Divagações: Ladri di Biciclette

Existem muitos filmes sobre a pobreza, o que é perfeitamente justificável, uma vez que o ser humano adora se ver retratado em situações extr...

Existem muitos filmes sobre a pobreza, o que é perfeitamente justificável, uma vez que o ser humano adora se ver retratado em situações extremas. Não sei se o objetivo é mostrar sua imbecilidade em permitir que a situação chegue nesse ponto ou sua incrível – e modesta – capacidade de superar obstáculos. Normalmente sou mais tentada a considerar a segunda opção, até porque há uma gama de filmes bem maior que se encaixa nela. Só que Ladri di Biciclette é um filme atípico e, por isso, se enquadra melhor no primeiro caso.

Obviamente, a estupidez a que me referi no parágrafo anterior não é a de quem chegou na situação de pobreza retratada, mas da humanidade em geral, que permite e convive com contextos desse tipo. Isso inclui eu e você. Com Ladri di Biciclette às vezes eu me surpreendia pensando “mas isso é na Itália”! As pessoas tinham que vender até os lençóis para conseguir ir trabalhar. E, veja bem, o filme foi feito em 1948, o que não faz tanto tempo assim. É uma imagem bem diferente da que temos atualmente do país, não?

Esse é o choque básico do Realismo Italiano – merecendo o nome que recebeu em diversos sentidos. Ladri di Biciclette conta a história de Antonio Ricci (Lamberto Maggiorani) que, depois de muito esperar, finalmente consegue um emprego. A vaga disponível é para colar cartazes pela cidade, mas, para isso, ele precisa de uma bicicleta. Como a dele estava no penhor, sua mulher dá os lençóis em nome dessa esperança. O problema é que logo no primeiro dia sua bicicleta é roubada, assim, ele parte em uma busca na companhia do filho Bruno (Enzo Staiola).

A propósito, Enzo Staiola é a coisa mais apaixonante do filme. Seu personagem é um menino esperto que enfrenta as crueldades da vida praticamente sem reclamar, porém ele mostra no olhar as provações pelas quais está passando sem ter culpa nenhuma.

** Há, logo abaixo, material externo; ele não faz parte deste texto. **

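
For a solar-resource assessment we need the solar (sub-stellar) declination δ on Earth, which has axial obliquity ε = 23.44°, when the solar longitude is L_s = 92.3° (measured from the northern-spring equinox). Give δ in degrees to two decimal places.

δ = +23.42°

sin δ = sin ε · sin L_s = sin 23.44° × sin 92.3° = 0.397468.
δ = arcsin(0.397468) = +23.42°.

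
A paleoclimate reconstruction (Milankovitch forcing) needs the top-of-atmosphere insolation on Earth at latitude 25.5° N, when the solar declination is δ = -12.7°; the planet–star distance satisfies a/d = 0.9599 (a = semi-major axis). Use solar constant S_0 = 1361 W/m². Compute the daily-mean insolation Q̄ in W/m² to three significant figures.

cos h₀ = −tan(+25.5°) tan(-12.700°) = 0.1075, h₀ = 1.4631 rad.
Bracket: h₀ sin ϕ sin δ + cos ϕ cos δ sin h₀ = 1.4631×0.43051×-0.21985 + 0.90259×0.97553×0.99421 = -0.138479 + 0.875406 = 0.736927.
Inverse-square distance factor (a/d)² = 0.9599² = 0.921408.
Q̄ = (S_0/π) × 0.921408 × [bracket] = (1361/π) × 0.921408 × 0.736927 = 294.2 W/m².

Q̄ ≈ 294 W/m²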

A jornada em busca da bicicleta é cansativa, mas sua missão é acompanhar o pai para lhe dar forças e é isso o que ele faz durante todo o filme. Qualquer um com coração tem pena dessa criança.

Ao mesmo tempo, o pai também é motivo de pena. Seu esforço em recuperar a bicicleta roubada para poder alimentar sua família é de chorar. Não se trata de melhorar de vida, mas de não morrer de fome. Embora ele se dedique a busca no tempo de um dia, seu aspecto físico dá a impressão que semanas se passaram. A falta de esperança, a perspectiva de chegar em casa e ter que encarar a mulher, a tristeza por não dar ao filho o que ele merece, o sentimento de perda. Tudo é terrível e pesa muito sobre seus ombros. É praticamente possível sentir a loucura chegando, disposta a dominá-lo.

Vittorio De Sica faz, com Ladri di Biciclette, uma ficção com alma de documentário, mas que apela diretamente ao coração. Com certeza, muitas famílias passaram por provações piores que essa, mas é através da simplicidade da história de uma bicicleta roubada que se percebe a dimensão daquilo que a pobreza é capaz. O filme é um clássico com sua beleza triste e desesperadora, mas sobrevive até hoje, principalmente, pelo soco de realidade que dá na cara dos espectadores. A Itália de 1948 talvez seja menos cruel que o bairro na periferia da sua cidade.